We are having OCRed text of PDFs searchable in Elasticsearch.
Also we have stored original PDFs, passing highlighted terms from Elasticsearch in URL and with custom library we highlight the words in PDFs.
But we would need to know offsets (positions) of highlighted words directly from Elasticsearch to support more fancy queries (proximity search).
Not all matches of given phrase are highlighted, just those which fulfill distance condition:
Example:
# index & document creation
PUT dominik_test_search/_doc/testing
{
"content":{
"DOC_TEXT":""" Property damage covered under this insurance shall mean physical damage to the substance of property.

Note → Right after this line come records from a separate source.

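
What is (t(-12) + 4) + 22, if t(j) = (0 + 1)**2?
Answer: 27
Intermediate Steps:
t(j) = 1 (t(j) = 1**2 = 1)
(t(-12) + 4) + 22 = (1 + 4) + 22 = 5 + 22 = 27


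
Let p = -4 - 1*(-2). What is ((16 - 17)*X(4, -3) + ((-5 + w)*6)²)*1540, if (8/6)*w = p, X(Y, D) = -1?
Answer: 2343880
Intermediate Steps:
p = -2 (p = -4 + 2 = -2)
w = -3/2 (w = (¾)*(-2) = -3/2 ≈ -1.5000)
((16 - 17)*X(4, -3) + ((-5 + w)*6)²)*1540 = ((16 - 17)*(-1) + ((-5 - 3/2)*6)²)*1540 = (-1*(-1) + (-13/2*6)²)*1540 = (1 + (-39)²)*1540 = (1 + 1521)*1540 = 1522*1540 = 2343880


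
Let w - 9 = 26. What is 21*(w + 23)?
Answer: 1218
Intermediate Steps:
w = 35 (w = 9 + 26 = 35)
21*(w + 23) = 21*(35 + 23) = 21*58 = 1218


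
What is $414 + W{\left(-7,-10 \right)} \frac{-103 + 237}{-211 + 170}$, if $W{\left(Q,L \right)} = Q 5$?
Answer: $\frac{21664}{41} \approx 528.39$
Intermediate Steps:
$W{\left(Q,L \right)} = 5 Q$
$414 + W{\left(-7,-10 \right)} \frac{-103 + 237}{-211 + 170} = 414 + 5 \left(-7\right) \frac{-103 + 237}{-211 + 170} = 414 - 35 \frac{134}{-41} = 414 - 35 \cdot 134 \left(- \frac{1}{41}\right) = 414 - - \frac{4690}{41} = 414 + \frac{4690}{41} = \frac{21664}{41}$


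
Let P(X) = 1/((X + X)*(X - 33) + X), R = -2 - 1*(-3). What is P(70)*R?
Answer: 1/5250 ≈ 0.00019048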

Physical damage to the substance of property shall not include corruption to data or software, in particular any
detrimental change in data, software or computer programs that is caused by a deletion, a corruption or a
deformation of the original structure.
Property bla bla bla bla bla bla bla bla bla bla bla bla bla bla bla bla damage bla bla bla bla bla bla bla bla bla bla bla bla bla bla bla bla include bla bla bla bla bla bla bla bla bla bla bla bla bla bla bla bla data"""
}
}
# proxemity query
GET dominik_test_search/_search
{
"query": {
"query_string": {
"default_field": "content.DOC_TEXT",
"query": "\"property damage include data\"~10"
}
},
"highlight": {
"fields": {
"content.DOC_TEXT": {
"highlight_query": {
"query_string": {
"fields": [
"content.DOC_TEXT"
],
"query": "\"property damage include data\"~10"
}
},
"type": "unified",
"boundary_scanner": "sentence",
"fragment_size": 1000,
"number_of_fragments": 1,
"no_match_size": 1000,
"fragmenter": "span"
}
}
}
}
Result:
Question:
Can Elasticsearch (by any way) provides offsets of highlighted words?
(we are using ES 7.16.2 in our clusters)
Thanks in advance